RetireOne was launched in April 2017 by parent firm, Aria, which was founded in 2011 by ex-Schwab executives, including Stone, and chief technology officer, Scott Strait.
Prior to Aria's launch of its RetireOne subsidiary -- a pivot to servicing RIAs -- the Transamerica-backed firm was a contingent deferred annuity (CDAs) distributor and back-office administrator. CDAs are variable payout annuities linked to the performance of an underlying investment account.
Initially, Aria's main focus was the development and distribution of a block of Transamerica CDAs -- notably the first annuities stocked with DFA funds-- and servicing Transamerica's advisory business. Aria sold some CDAs beyond the block it administered, but although the firm also profited from servicing non-CDA annuities stocked with DFA funds, it did not market them.
This was the foot in the door, says Mercier. "[It] grew our core competency as an annuity back-office ... [and] in servicing these annuities for the last eight years we've been able to forge strong relationships with some of the largest RIAs."
Where DPL and Envestnet stand
DPL's first years after its founding in 2014 focused on software development and partnering with insurers.
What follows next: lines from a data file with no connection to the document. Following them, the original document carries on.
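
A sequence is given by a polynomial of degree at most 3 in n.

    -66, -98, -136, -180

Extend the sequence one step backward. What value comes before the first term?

-40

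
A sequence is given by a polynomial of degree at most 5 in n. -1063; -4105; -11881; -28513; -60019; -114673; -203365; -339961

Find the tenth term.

-829369

First differences: -3042 , -7776 , -16632 , -31506 , -54654 , -88692 , -136596
Second differences: -4734 , -8856 , -14874 , -23148 , -34038 , -47904
Third differences: -4122 , -6018 , -8274 , -10890 , -13866
Fourth differences: -1896 , -2256 , -2616 , -2976
Fifth differences: -360 , -360 , -360
Constant fifth difference = -360, so extend:
-2976 − 360 = -3336;  -13866 − 3336 = -17202;  -47904 − 17202 = -65106;  -136596 − 65106 = -201702;  -339961 − 201702 = -541663
-3336 − 360 = -3696;  -17202 − 3696 = -20898;  -65106 − 20898 = -86004;  -201702 − 86004 = -287706;  -541663 − 287706 = -829369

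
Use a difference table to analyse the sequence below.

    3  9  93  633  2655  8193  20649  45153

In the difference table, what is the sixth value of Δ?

12456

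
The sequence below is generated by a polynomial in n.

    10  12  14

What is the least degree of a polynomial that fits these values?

1

First differences: 2, 2
The first differences are constant, so the polynomial has degree 1.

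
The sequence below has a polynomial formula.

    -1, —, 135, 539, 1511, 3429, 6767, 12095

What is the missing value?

17

Using the last 6 terms:
First differences: 404, 972, 1918, 3338, 5328
Second differences: 568, 946, 1420, 1990
Third differences: 378, 474, 570
Fourth differences: 96, 96
Constant fourth difference = 96.
Extend backward: 378 − 96 = 282;  568 − 282 = 286;  404 − 286 = 118;  135 − 118 = 17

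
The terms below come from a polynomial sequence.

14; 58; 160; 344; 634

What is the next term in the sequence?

Δ: 44, 102, 184, 290
Δ²: 58, 82, 106
Δ³: 24, 24
Constant third difference = 24, so extend:
106 + 24 = 130;  290 + 130 = 420;  634 + 420 = 1054

1054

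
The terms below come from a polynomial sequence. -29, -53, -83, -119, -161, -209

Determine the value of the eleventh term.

-24  -30  -36  -42  -48
-6  -6  -6  -6
The second differences are constant (-6).
-48 − 6 = -54;  -209 − 54 = -263
-54 − 6 = -60;  -263 − 60 = -323
-60 − 6 = -66;  -323 − 66 = -389
-66 − 6 = -72;  -389 − 72 = -461
-72 − 6 = -78;  -461 − 78 = -539

-539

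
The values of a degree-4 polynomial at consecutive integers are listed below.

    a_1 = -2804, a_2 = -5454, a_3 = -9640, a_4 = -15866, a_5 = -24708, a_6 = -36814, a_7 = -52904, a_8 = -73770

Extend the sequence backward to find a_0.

First differences: -2650  -4186  -6226  -8842  -12106  -16090  -20866
Second differences: -1536  -2040  -2616  -3264  -3984  -4776
Third differences: -504  -576  -648  -720  -792
Fourth differences: -72  -72  -72  -72
The fourth differences are constant at -72.
Work back: -504 + 72 = -432;  -1536 + 432 = -1104;  -2650 + 1104 = -1546;  -2804 + 1546 = -1258

-1258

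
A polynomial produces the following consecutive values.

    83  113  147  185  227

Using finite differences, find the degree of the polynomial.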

It's grown at a rapid clip since it launched its insurance and annuities platform in Feb. 2018.
It now works with 300 RIAs, and 2,000 advisors, and in the last month alone, DPL made $60 million in sales, bringing the 21 month total to $375 million, or $18 million a month, since launch.
Envestnet rolled-out its insurance exchange in June 2019. The Chicago-based exchange giant has only just revealed the vendors who will put inventory on its shelves.
"We recently welcomed our seventh and eighth major carrier to the insurance exchange, Transamerica, an innovator in fee-based annuities; and AIG currently the number one provider of annuities in the United States," interim CEO Bill Crager told Wall Street analysts on Nov. 7.